This is a copy of the public release of the dataset corresponding paper "Annotating Derivations: A New Evaluation Strategy and Dataset for Algebra Word Problems". It consists of over 2000 algebra word problems. Each word problem is annotated with the full derivation (template + alignments) of the relevant equations from the word problem. Please refer the paper https://aka.ms/derivationpaper for details.
- 1000 new training/testing data with diverse templates and narratives crawled from algebra.com. (DRAW dataset in the paper)
- Word problems from http://groups.csail.mit.edu/rbg/code/wordprobs/ annotated using our proposed schema. (Alg-514 in the paper)
- Word problems from linear-T2 subset from http://research.microsoft.com/en-us/projects/dolphin/ annotated using our proposed schema. (Dolphin-L in the paper)
Templates annotated in all the above datasets were globally reconciled. The cross validation splits and train-test splits used in the papers are also provided (Thanks to the respective authors for sharing the splits).
We will use the following example to explain the fields:
"sQuestion": "In a chemistry class , 5 liters of 4 % silver solution must be mixed with a 10 % solution to get a 6 % solution . How many liters of the 10 % solution are needed ?"

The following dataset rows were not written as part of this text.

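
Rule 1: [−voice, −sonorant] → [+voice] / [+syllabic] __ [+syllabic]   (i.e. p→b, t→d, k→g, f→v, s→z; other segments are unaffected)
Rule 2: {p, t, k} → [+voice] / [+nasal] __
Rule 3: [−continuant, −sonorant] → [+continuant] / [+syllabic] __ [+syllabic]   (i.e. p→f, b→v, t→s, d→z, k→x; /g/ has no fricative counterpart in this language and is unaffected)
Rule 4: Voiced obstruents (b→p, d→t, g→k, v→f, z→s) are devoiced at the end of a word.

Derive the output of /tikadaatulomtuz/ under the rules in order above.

tigazaazulomdus

Rule 1 (intervocalic voicing): /k/ is a voiceless obstruent between vowels /i/ and /a/, so it voices to [g]. /t/ is a voiceless obstruent between vowels /a/ and /u/, so it voices to [d]. /tikadaatulomtuz/ → tigadaadulomtuz.
Rule 2 (post-nasal voicing): /t/ is a voiceless stop immediately after the nasal /m/, so it voices to [d]. /tigadaadulomtuz/ → tigadaadulomduz.
Rule 3 (intervocalic spirantization): /d/ is a stop between vowels /a/ and /a/, so it spirantizes to the fricative [z]. /d/ is a stop between vowels /a/ and /u/, so it spirantizes to the fricative [z]. /tigadaadulomduz/ → tigazaazulomduz.
Rule 4 (final devoicing): /z/ is a voiced obstruent in word-final position, so it devoices to [s]. /tigazaazulomduz/ → tigazaazulomdus.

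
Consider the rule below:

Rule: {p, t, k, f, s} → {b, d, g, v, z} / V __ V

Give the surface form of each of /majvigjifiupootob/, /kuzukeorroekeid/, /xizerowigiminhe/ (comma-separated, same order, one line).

majvigjiviuboodob, kuzugeorroegeid, xizerowigiminhe

/majvigjifiupootob/: /f/ is a voiceless obstruent between vowels /i/ and /i/, so it voices to [v]. /p/ is a voiceless obstruent between vowels /u/ and /o/, so it voices to [b]. /t/ is a voiceless obstruent between vowels /o/ and /o/, so it voices to [d]. → [majvigjiviuboodob].
/kuzukeorroekeid/: /k/ is a voiceless obstruent between vowels /u/ and /e/, so it voices to [g]. /k/ is a voiceless obstruent between vowels /e/ and /e/, so it voices to [g]. → [kuzugeorroegeid].
/xizerowigiminhe/: the rule's environment is not met; surfaces unchanged as [xizerowigiminhe].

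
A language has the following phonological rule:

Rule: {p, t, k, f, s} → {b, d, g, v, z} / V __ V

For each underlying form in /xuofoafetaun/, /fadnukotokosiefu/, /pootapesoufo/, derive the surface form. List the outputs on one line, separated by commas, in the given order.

xuovoavedaun, fadnugodogozievu, poodabezouvo

/xuofoafetaun/: /f/ is a voiceless obstruent between vowels /o/ and /o/, so it voices to [v]. /f/ is a voiceless obstruent between vowels /a/ and /e/, so it voices to [v]. /t/ is a voiceless obstruent between vowels /e/ and /a/, so it voices to [d]. → [xuovoavedaun].
/fadnukotokosiefu/: /k/ is a voiceless obstruent between vowels /u/ and /o/, so it voices to [g]. /t/ is a voiceless obstruent between vowels /o/ and /o/, so it voices to [d]. /k/ is a voiceless obstruent between vowels /o/ and /o/, so it voices to [g]. /s/ is a voiceless obstruent between vowels /o/ and /i/, so it voices to [z]. /f/ is a voiceless obstruent between vowels /e/ and /u/, so it voices to [v]. → [fadnugodogozievu].
/pootapesoufo/: /t/ is a voiceless obstruent between vowels /o/ and /a/, so it voices to [d]. /p/ is a voiceless obstruent between vowels /a/ and /e/, so it voices to [b]. /s/ is a voiceless obstruent between vowels /e/ and /o/, so it voices to [z]. /f/ is a voiceless obstruent between vowels /u/ and /o/, so it voices to [v]. → [poodabezouvo].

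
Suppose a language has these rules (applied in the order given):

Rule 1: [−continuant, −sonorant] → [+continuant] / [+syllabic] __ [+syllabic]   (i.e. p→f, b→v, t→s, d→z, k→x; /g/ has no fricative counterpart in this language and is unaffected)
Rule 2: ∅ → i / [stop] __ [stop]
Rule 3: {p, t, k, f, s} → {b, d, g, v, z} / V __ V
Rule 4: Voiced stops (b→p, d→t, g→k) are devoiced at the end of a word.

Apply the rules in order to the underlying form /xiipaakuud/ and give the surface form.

xiivaaxuut

Rule 1 (intervocalic spirantization): /p/ is a stop between vowels /i/ and /a/, so it spirantizes to the fricative [f]. /k/ is a stop between vowels /a/ and /u/, so it spirantizes to the fricative [x]. /xiipaakuud/ → xiifaaxuud.
Rule 2 (stop-cluster i-epenthesis): no segment meets the environment; /xiifaaxuud/ is unchanged.
Rule 3 (intervocalic voicing): /f/ is a voiceless obstruent between vowels /i/ and /a/, so it voices to [v]. /xiifaaxuud/ → xiivaaxuud.
Rule 4 (final devoicing): /d/ is a voiced stop in word-final position, so it devoices to [t]. /xiivaaxuud/ → xiivaaxuut.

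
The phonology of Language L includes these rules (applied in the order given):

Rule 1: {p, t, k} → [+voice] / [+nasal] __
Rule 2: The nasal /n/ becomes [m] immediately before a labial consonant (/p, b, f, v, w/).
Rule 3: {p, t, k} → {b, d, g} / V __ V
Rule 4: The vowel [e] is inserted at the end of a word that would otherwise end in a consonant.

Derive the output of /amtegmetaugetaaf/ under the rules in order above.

amdegmedaugedaafe

Rule 1 (post-nasal voicing): /t/ is a voiceless stop immediately after the nasal /m/, so it voices to [d]. /amtegmetaugetaaf/ → amdegmetaugetaaf.
Rule 2 (nasal place assimilation): no segment meets the environment; /amdegmetaugetaaf/ is unchanged.
Rule 3 (intervocalic voicing): /t/ is a voiceless stop between vowels /e/ and /a/, so it voices to [d]. /t/ is a voiceless stop between vowels /e/ and /a/, so it voices to [d]. /amdegmetaugetaaf/ → amdegmedaugedaaf.
Rule 4 (final e-epenthesis): the form ends in the consonant /f/, so [e] is inserted word-finally. /amdegmedaugedaaf/ → amdegmedaugedaafe.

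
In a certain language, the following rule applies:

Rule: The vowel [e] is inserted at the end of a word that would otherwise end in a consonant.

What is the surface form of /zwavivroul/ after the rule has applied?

the form ends in the consonant /l/, so [e] is inserted word-finally.
Surface form: [zwavivroule].

zwavivroule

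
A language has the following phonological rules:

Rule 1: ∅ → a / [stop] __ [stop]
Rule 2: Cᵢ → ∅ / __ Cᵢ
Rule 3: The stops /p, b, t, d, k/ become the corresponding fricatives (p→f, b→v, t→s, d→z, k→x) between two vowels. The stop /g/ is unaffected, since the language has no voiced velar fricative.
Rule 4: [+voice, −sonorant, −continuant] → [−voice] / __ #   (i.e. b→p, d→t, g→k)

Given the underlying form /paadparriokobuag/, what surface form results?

paazafarioxovuak

Rule 1 (stop-cluster a-epenthesis): /d/ and /p/ form a stop–stop cluster, so [a] is inserted between them. /paadparriokobuag/ → paadaparriokobuag.
Rule 2 (degemination): /rr/ is a geminate; the first /r/ deletes. /paadaparriokobuag/ → paadapariokobuag.
Rule 3 (intervocalic spirantization): /d/ is a stop between vowels /a/ and /a/, so it spirantizes to the fricative [z]. /p/ is a stop between vowels /a/ and /a/, so it spirantizes to the fricative [f]. /k/ is a stop between vowels /o/ and /o/, so it spirantizes to the fricative [x]. /b/ is a stop between vowels /o/ and /u/, so it spirantizes to the fricative [v]. /paadapariokobuag/ → paazafarioxovuag.
Rule 4 (final devoicing): /g/ is a voiced stop in word-final position, so it devoices to [k]. /paazafarioxovuag/ → paazafarioxovuak.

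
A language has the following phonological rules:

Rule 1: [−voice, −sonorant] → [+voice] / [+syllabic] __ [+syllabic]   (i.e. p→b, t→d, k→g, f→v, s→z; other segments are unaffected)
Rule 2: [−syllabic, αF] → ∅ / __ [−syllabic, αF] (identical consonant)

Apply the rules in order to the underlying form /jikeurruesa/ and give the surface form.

Rule 1 (intervocalic voicing): /k/ is a voiceless obstruent between vowels /i/ and /e/, so it voices to [g]. /s/ is a voiceless obstruent between vowels /e/ and /a/, so it voices to [z]. /jikeurruesa/ → jigeurrueza.
Rule 2 (degemination): /rr/ is a geminate; the first /r/ deletes. /jigeurrueza/ → jigeurueza.

jigeurueza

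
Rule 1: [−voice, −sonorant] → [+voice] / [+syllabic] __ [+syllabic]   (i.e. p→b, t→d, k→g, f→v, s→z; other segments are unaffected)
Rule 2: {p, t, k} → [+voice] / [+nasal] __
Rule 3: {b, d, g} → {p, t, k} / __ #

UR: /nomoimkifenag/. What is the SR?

nomoimgivenak

Rule 1 (intervocalic voicing): /f/ is a voiceless obstruent between vowels /i/ and /e/, so it voices to [v]. /nomoimkifenag/ → nomoimkivenag.
Rule 2 (post-nasal voicing): /k/ is a voiceless stop immediately after the nasal /m/, so it voices to [g]. /nomoimkivenag/ → nomoimgivenag.
Rule 3 (final devoicing): /g/ is a voiced stop in word-final position, so it devoices to [k]. /nomoimgivenag/ → nomoimgivenak.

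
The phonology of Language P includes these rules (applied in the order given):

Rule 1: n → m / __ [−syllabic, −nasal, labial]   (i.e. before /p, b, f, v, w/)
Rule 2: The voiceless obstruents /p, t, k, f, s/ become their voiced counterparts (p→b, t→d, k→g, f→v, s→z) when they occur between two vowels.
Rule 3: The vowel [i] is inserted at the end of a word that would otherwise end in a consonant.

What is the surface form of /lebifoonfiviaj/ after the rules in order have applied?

Rule 1 (nasal place assimilation): /n/ precedes the labial consonant /f/, so it assimilates in place to [m]. /lebifoonfiviaj/ → lebifoomfiviaj.
Rule 2 (intervocalic voicing): /f/ is a voiceless obstruent between vowels /i/ and /o/, so it voices to [v]. /lebifoomfiviaj/ → lebivoomfiviaj.
Rule 3 (final i-epenthesis): the form ends in the consonant /j/, so [i] is inserted word-finally. /lebivoomfiviaj/ → lebivoomfiviaji.

lebivoomfiviaji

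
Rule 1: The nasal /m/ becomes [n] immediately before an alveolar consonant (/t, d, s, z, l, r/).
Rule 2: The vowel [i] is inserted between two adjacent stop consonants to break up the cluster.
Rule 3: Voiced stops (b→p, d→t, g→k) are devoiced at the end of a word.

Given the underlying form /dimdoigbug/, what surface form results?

dindoigibuk

Rule 1 (nasal place assimilation): /m/ precedes the alveolar consonant /d/, so it assimilates in place to [n]. /dimdoigbug/ → dindoigbug.
Rule 2 (stop-cluster i-epenthesis): /g/ and /b/ form a stop–stop cluster, so [i] is inserted between them. /dindoigbug/ → dindoigibug.
Rule 3 (final devoicing): /g/ is a voiced stop in word-final position, so it devoices to [k]. /dindoigibug/ → dindoigibuk.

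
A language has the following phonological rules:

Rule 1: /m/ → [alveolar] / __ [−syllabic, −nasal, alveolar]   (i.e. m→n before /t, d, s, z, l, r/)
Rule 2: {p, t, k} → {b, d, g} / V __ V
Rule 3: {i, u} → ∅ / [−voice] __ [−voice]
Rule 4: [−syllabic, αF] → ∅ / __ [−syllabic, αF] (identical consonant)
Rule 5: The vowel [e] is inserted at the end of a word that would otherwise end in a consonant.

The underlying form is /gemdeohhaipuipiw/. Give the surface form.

gendeohaibuibiwe

Rule 1 (nasal place assimilation): /m/ precedes the alveolar consonant /d/, so it assimilates in place to [n]. /gemdeohhaipuipiw/ → gendeohhaipuipiw.
Rule 2 (intervocalic voicing): /p/ is a voiceless stop between vowels /i/ and /u/, so it voices to [b]. /p/ is a voiceless stop between vowels /i/ and /i/, so it voices to [b]. /gendeohhaipuipiw/ → gendeohhaibuibiw.
Rule 3 (high vowel syncope): no segment meets the environment; /gendeohhaibuibiw/ is unchanged.
Rule 4 (degemination): /hh/ is a geminate; the first /h/ deletes. /gendeohhaibuibiw/ → gendeohaibuibiw.
Rule 5 (final e-epenthesis): the form ends in the consonant /w/, so [e] is inserted word-finally. /gendeohaibuibiw/ → gendeohaibuibiwe.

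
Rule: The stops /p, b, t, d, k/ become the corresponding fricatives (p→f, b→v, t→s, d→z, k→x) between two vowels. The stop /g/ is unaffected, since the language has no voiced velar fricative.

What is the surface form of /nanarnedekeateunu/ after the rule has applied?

nanarnezexeaseunu

/d/ is a stop between vowels /e/ and /e/, so it spirantizes to the fricative [z].
/k/ is a stop between vowels /e/ and /e/, so it spirantizes to the fricative [x].
/t/ is a stop between vowels /a/ and /e/, so it spirantizes to the fricative [s].
Surface form: [nanarnezexeaseunu].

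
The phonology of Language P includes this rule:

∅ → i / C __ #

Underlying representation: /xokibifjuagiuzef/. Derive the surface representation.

xokibifjuagiuzefi

the form ends in the consonant /f/, so [i] is inserted word-finally.
Surface form: [xokibifjuagiuzefi].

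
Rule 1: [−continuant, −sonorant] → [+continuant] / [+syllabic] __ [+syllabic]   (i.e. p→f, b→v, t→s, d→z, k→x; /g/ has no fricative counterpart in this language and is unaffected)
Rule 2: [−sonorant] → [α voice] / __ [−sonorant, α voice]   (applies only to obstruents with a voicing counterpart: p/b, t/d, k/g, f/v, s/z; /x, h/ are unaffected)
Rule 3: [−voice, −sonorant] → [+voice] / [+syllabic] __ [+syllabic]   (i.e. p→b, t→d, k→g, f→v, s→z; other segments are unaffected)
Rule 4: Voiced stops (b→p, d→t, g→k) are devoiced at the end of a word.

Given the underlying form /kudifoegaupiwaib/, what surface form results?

Rule 1 (intervocalic spirantization): /d/ is a stop between vowels /u/ and /i/, so it spirantizes to the fricative [z]. /p/ is a stop between vowels /u/ and /i/, so it spirantizes to the fricative [f]. /kudifoegaupiwaib/ → kuzifoegaufiwaib.
Rule 2 (regressive voicing assimilation): no segment meets the environment; /kuzifoegaufiwaib/ is unchanged.
Rule 3 (intervocalic voicing): /f/ is a voiceless obstruent between vowels /i/ and /o/, so it voices to [v]. /f/ is a voiceless obstruent between vowels /u/ and /i/, so it voices to [v]. /kuzifoegaufiwaib/ → kuzivoegauviwaib.
Rule 4 (final devoicing): /b/ is a voiced stop in word-final position, so it devoices to [p]. /kuzivoegauviwaib/ → kuzivoegauviwaip.

kuzivoegauviwaip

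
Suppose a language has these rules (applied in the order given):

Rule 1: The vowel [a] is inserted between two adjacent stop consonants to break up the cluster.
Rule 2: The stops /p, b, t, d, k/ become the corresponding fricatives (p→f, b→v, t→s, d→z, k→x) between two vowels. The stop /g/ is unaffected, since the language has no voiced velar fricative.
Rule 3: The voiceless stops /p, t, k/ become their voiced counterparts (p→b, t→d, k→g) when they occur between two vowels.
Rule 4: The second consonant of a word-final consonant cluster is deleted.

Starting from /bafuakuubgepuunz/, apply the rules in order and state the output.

Rule 1 (stop-cluster a-epenthesis): /b/ and /g/ form a stop–stop cluster, so [a] is inserted between them. /bafuakuubgepuunz/ → bafuakuubagepuunz.
Rule 2 (intervocalic spirantization): /k/ is a stop between vowels /a/ and /u/, so it spirantizes to the fricative [x]. /b/ is a stop between vowels /u/ and /a/, so it spirantizes to the fricative [v]. /p/ is a stop between vowels /e/ and /u/, so it spirantizes to the fricative [f]. /bafuakuubagepuunz/ → bafuaxuuvagefuunz.
Rule 3 (intervocalic voicing): no segment meets the environment; /bafuaxuuvagefuunz/ is unchanged.
Rule 4 (final cluster simplification): /z/ is the second consonant of a word-final cluster /nz/, so it deletes. /bafuaxuuvagefuunz/ → bafuaxuuvagefuun.

bafuaxuuvagefuun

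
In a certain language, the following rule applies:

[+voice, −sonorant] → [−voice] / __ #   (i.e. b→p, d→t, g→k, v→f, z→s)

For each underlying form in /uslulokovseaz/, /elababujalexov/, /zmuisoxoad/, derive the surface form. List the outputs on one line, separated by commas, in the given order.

/uslulokovseaz/: /z/ is a voiced obstruent in word-final position, so it devoices to [s]. → [uslulokovseas].
/elababujalexov/: /v/ is a voiced obstruent in word-final position, so it devoices to [f]. → [elababujalexof].
/zmuisoxoad/: /d/ is a voiced obstruent in word-final position, so it devoices to [t]. → [zmuisoxoat].

uslulokovseas, elababujalexof, zmuisoxoat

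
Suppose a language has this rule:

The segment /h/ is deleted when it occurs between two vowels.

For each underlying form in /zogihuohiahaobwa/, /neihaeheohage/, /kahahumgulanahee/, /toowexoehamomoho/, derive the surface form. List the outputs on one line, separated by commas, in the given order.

zogiuoiaaobwa, neiaeeoage, kaaumgulanaee, toowexoeamomoo

/zogihuohiahaobwa/: /h/ occurs between vowels /i/ and /u/, so it deletes. /h/ occurs between vowels /o/ and /i/, so it deletes. /h/ occurs between vowels /a/ and /a/, so it deletes. → [zogiuoiaaobwa].
/neihaeheohage/: /h/ occurs between vowels /i/ and /a/, so it deletes. /h/ occurs between vowels /e/ and /e/, so it deletes. /h/ occurs between vowels /o/ and /a/, so it deletes. → [neiaeeoage].
/kahahumgulanahee/: /h/ occurs between vowels /a/ and /a/, so it deletes. /h/ occurs between vowels /a/ and /u/, so it deletes. /h/ occurs between vowels /a/ and /e/, so it deletes. → [kaaumgulanaee].
/toowexoehamomoho/: /h/ occurs between vowels /e/ and /a/, so it deletes. /h/ occurs between vowels /o/ and /o/, so it deletes. → [toowexoeamomoo].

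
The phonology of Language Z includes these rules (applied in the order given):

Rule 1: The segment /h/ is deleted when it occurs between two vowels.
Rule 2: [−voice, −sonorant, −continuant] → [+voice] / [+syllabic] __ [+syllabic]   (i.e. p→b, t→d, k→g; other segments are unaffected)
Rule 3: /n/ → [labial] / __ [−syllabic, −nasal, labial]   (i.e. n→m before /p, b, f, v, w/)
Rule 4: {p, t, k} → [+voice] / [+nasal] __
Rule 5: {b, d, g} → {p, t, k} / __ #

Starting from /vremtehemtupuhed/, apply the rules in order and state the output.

vremdeemdubuet

Rule 1 (intervocalic h-deletion): /h/ occurs between vowels /e/ and /e/, so it deletes. /h/ occurs between vowels /u/ and /e/, so it deletes. /vremtehemtupuhed/ → vremteemtupued.
Rule 2 (intervocalic voicing): /p/ is a voiceless stop between vowels /u/ and /u/, so it voices to [b]. /vremteemtupued/ → vremteemtubued.
Rule 3 (nasal place assimilation): no segment meets the environment; /vremteemtubued/ is unchanged.
Rule 4 (post-nasal voicing): /t/ is a voiceless stop immediately after the nasal /m/, so it voices to [d]. /t/ is a voiceless stop immediately after the nasal /m/, so it voices to [d]. /vremteemtubued/ → vremdeemdubued.
Rule 5 (final devoicing): /d/ is a voiced stop in word-final position, so it devoices to [t]. /vremdeemdubued/ → vremdeemdubuet.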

"lEquations": [".01*4*(5)+.01*10*x=.01*6*(5+x)"]
"lSolutions": [2.5]
"Template": [ "a * m - b * m = b * c - c * d"]
"iIndex": 300319
The alignments sometimes are not unique; this shows that the textual number on the 17-th token of the 0-th sentence is the same as the 5-th token of the 1-st sentence. Their values are both 10s. "Equiv": [[[0, 17, 10], [1, 5, 10]]]
"Alignment": [
{
"coeff": "d",
"SentenceId": 0,
"Value": 4.0,
"TokenId": 8
},
{
"coeff": "c",
"SentenceId": 0,
"Value": 5.0,
"TokenId": 5
},
{
"coeff": "a",
"SentenceId": 0,
"Value": 10.0,
"TokenId": 17
},
{
"coeff": "b",
"SentenceId": 0,
"Value": 6.0,
"TokenId": 23
}
],